There is a simple but often overlooked technique to optimize performance-sensitive code: merging (or manually inlining) functions. We often build series of low-level functions that execute various computations that we then combine to perform higher-level tasks. When taken in isolation, each of those functions does exactly what it should and might even be perfectly optimized. However, when a series of thosefunctions work together, unnecessary or duplicated work might appear.

Let’s look at a concrete example taken from the Jetpack Compose code base. To apply the various geometric transforms that may affect a layer, Compose needs to build a matrix that combines all the transformations exposed by its APIs:

  • A pivot point used as the center of the other transforms
  • A translation
  • A rotation over each of the X, Y, and Z axis
  • A scale over the X and Y axis

In practice, this was achieved by executing the following Kotlin code:

 1// This matrix is cached and re-used across invocations
 2val m: Matrix ...
 3
 4// Reset to identity
 5m.reset()
 6// Move to the pivot point
 7m.translate(-pivotX, -pivotY)
 8// Apply the user's transforms
 9m *= Matrix().apply {
10    translate(translationX, translationY)
11    rotateX(rotationX)
12    rotateY(rotationY)
13    rotateZ(rotationZ)
14    scale(scaleX, scaleY)
15}
16m *= Matrix().apply { translate(pivotX, pivotY) }

The code is easy to read as it relies on a series of low-level APIs provided by the Matrix type, but it suffers from two problems:

  1. It allocates two temporary matrices that don’t really serve any purpose but are required to combine transforms through the multiplication operator.
  2. There is a lot of duplicated work.

The allocations are a fairly obvious problem, but the second one is a bit more subtle, and only becomes visible when looking at and comparing the implementation of all the APIs that are invoked.

For instance, the code above starts with a call to reset() which changes the 16 values in the 4x4 matrix to reset the matrix to the identity matrix.
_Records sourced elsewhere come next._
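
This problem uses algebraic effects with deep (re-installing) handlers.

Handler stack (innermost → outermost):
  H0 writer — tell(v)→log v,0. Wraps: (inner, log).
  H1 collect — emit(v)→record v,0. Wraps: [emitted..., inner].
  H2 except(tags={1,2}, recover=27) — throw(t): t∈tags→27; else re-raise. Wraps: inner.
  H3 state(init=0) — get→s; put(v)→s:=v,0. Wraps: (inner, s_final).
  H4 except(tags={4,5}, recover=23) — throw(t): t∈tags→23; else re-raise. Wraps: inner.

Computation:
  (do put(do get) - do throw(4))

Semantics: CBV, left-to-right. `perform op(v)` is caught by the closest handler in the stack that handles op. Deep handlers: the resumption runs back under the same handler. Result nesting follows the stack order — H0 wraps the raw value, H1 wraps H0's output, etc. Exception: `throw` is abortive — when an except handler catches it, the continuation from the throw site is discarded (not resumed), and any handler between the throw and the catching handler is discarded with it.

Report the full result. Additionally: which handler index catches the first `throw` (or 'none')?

Answer: 23 ; first throw caught by: H4

Working:
get @ H3 ⇒ 0
put(0) @ H3 ⇒ s:=0
throw(4) @ H2 re-raised
throw(4) @ H4 caught ⇒ 23
= 23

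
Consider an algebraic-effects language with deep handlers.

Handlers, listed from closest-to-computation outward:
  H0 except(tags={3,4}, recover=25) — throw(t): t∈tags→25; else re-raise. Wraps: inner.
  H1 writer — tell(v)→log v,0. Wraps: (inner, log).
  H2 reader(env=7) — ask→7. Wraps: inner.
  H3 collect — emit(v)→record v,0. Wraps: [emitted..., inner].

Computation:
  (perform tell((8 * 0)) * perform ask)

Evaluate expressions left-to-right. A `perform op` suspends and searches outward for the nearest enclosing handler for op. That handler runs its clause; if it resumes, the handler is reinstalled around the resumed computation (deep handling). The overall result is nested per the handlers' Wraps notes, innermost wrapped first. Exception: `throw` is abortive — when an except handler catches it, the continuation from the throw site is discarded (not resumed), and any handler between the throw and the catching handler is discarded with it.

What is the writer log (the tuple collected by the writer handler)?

Answer: (0)

Evaluation trace:
tell(0) @ H1 ⇒ log+=0
ask @ H2 ⇒ 7
H0 returns 0
H1 returns (0, (0))
H2 returns (0, (0))
H3 returns [(0, (0))]
= [(0, (0))]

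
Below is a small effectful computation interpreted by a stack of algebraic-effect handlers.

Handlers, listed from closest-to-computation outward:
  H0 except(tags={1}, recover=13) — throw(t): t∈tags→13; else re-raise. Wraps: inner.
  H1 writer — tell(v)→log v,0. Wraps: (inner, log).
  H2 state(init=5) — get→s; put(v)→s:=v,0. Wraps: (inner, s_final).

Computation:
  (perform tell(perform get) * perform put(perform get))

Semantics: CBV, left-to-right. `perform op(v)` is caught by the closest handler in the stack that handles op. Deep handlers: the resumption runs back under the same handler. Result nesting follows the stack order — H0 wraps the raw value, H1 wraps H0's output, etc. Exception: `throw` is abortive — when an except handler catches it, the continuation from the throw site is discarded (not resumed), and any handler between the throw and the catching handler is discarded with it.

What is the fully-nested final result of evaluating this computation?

Answer: ((0, (5)), 5)

Step-by-step:
get @ H2 ⇒ 5
tell(5) @ H1 ⇒ log+=5
get @ H2 ⇒ 5
put(5) @ H2 ⇒ s:=5
H0 returns 0
H1 returns (0, (5))
H2 returns ((0, (5)), 5)
= ((0, (5)), 5)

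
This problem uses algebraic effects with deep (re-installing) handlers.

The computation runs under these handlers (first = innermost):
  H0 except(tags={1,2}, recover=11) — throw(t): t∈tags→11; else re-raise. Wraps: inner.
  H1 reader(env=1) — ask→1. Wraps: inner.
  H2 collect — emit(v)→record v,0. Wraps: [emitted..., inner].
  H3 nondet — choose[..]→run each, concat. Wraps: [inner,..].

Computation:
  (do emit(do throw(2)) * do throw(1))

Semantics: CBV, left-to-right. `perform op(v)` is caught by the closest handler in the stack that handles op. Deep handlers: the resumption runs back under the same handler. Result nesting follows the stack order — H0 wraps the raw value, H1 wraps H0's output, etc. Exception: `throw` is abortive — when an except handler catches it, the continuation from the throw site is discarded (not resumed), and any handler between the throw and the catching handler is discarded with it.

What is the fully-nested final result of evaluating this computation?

Evaluation trace:
throw(2) @ H0 caught ⇒ 11
H1 returns 11
H2 returns [11]
H3 returns [[11]]
= [[11]]

Answer: [[11]]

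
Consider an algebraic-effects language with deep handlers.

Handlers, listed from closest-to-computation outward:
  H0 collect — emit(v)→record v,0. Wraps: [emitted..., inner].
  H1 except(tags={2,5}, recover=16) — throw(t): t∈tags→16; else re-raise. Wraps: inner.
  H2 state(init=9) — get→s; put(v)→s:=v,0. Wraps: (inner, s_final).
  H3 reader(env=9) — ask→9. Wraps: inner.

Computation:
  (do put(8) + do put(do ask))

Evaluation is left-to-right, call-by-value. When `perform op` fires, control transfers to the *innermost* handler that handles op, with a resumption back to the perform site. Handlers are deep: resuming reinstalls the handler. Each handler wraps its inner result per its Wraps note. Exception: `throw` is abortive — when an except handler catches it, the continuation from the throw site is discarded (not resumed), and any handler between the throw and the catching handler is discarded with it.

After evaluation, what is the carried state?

Step-by-step:
put(8) @ H2 ⇒ s:=8
ask @ H3 ⇒ 9
put(9) @ H2 ⇒ s:=9
H0 returns [0]
H1 returns [0]
H2 returns ([0], 9)
H3 returns ([0], 9)
= ([0], 9)

Answer: 9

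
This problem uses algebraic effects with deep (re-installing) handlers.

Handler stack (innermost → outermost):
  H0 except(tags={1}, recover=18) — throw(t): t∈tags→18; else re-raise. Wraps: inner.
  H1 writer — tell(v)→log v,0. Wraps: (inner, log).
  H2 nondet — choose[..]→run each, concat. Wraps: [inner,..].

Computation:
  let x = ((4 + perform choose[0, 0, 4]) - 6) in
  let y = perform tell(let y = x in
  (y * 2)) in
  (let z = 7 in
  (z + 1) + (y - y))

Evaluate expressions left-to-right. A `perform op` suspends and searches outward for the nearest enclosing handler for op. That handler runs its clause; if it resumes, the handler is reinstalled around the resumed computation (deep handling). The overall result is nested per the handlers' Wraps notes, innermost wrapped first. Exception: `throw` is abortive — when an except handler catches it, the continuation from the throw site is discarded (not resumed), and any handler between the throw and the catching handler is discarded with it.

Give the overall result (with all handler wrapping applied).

Step-by-step:
choose[0, 0, 4] @ H2
  branch[0] choose=0:
    tell(-4) @ H1 ⇒ log+=-4
    H0 returns 8
    H1 returns (8, (-4))
    H2 returns [(8, (-4))]
  branch[1] choose=0:
    tell(-4) @ H1 ⇒ log+=-4
    H0 returns 8
    H1 returns (8, (-4))
    H2 returns [(8, (-4))]
  branch[2] choose=4:
    tell(4) @ H1 ⇒ log+=4
    H0 returns 8
    H1 returns (8, (4))
    H2 returns [(8, (4))]
= [(8, (-4)), (8, (-4)), (8, (4))]

Answer: [(8, (-4)), (8, (-4)), (8, (4))]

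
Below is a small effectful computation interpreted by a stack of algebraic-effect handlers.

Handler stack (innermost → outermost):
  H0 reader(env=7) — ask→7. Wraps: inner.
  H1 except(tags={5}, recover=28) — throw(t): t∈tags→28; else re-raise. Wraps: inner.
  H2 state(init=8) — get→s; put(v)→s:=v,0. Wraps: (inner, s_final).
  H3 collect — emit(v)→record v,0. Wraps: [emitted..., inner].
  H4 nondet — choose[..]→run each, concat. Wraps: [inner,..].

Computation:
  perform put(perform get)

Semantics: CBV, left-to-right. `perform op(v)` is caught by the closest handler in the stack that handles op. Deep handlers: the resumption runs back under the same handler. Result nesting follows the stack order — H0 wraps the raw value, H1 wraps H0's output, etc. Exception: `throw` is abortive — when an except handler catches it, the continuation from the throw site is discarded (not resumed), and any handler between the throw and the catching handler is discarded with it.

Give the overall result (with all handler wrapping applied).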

This is completely unnecessary work since the code that comes next will eventually write into almost every entry of the matrix.
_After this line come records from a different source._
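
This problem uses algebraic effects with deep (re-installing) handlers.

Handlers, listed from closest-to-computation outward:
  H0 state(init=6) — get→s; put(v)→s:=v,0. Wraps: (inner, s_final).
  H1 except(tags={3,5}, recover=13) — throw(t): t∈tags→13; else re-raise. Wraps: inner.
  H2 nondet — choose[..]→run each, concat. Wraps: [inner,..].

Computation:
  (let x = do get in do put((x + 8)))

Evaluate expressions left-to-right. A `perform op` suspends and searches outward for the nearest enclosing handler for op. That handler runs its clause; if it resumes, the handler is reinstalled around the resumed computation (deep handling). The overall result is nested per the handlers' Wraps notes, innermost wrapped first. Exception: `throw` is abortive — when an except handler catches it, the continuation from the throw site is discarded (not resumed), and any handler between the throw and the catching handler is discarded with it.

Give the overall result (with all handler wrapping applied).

Step-by-step:
get @ H0 ⇒ 6
put(14) @ H0 ⇒ s:=14
H0 returns (0, 14)
H1 returns (0, 14)
H2 returns [(0, 14)]
= [(0, 14)]

Answer: [(0, 14)]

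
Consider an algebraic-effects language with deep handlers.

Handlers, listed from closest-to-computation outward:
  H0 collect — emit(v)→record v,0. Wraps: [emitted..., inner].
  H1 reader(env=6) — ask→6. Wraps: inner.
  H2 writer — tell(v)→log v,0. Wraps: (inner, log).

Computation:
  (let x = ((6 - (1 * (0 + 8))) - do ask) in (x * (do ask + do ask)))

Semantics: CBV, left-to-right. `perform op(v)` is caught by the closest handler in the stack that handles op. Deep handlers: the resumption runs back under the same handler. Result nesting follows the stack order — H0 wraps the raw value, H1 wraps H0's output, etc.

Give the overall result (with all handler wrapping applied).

Step-by-step:
ask @ H1 ⇒ 6
ask @ H1 ⇒ 6
ask @ H1 ⇒ 6
H0 returns [-96]
H1 returns [-96]
H2 returns ([-96], ())
= ([-96], ())

Answer: ([-96], ())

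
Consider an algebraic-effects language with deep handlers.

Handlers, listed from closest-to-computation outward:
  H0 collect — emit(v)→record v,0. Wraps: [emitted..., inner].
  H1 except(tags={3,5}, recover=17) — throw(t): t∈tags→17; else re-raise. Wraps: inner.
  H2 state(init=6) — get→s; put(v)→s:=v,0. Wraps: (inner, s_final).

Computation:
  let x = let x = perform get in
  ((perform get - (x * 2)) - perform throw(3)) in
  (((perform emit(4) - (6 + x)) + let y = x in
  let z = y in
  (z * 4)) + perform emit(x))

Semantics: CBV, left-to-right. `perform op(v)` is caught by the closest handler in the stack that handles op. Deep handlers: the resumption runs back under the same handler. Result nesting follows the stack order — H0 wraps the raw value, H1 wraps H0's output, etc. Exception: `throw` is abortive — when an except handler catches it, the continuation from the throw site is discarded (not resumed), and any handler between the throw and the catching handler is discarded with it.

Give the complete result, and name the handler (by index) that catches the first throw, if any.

Working:
get @ H2 ⇒ 6
get @ H2 ⇒ 6
throw(3) @ H1 caught ⇒ 17
H2 returns (17, 6)
= (17, 6)

Answer: (17, 6) ; first throw caught by: H1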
Going through the generic multiplication operator also means we are treating both matrices involved as arbitrary 4x4 matrices that may contain arbitrary values. However, we know exactly which values are needed at every step, making many of the intermediate computations irrelevant (an identity matrix starts with a lot of zeroes).

The solution in this case was to manually merge all the function calls, and to prune any work that was not necessary to build the final matrix. This was achieved by creating a new function called resetToPivotedTransform.

Ignoring the cost of allocating the intermediate matrices, the original code was executing roughly 1,062 arm64 instructions (including 39 branches or so). By merging the functions and removing duplicated work, the final code only needs 168 instructions (with 1 branch), or only 15% of the original instructions stream.

Doing this only makes sense in performance-sensitive code. You should also note that R8 and ART will perform this kind of optimizations in some cases, but not always. It is fairly easy to prevent inlining optimizations from happening, if the code in the functions is too big, or if the function is called from too many places for instance. This is why looking at the final disassembly of your code can be useful to figure out where such optimizations can/should take place.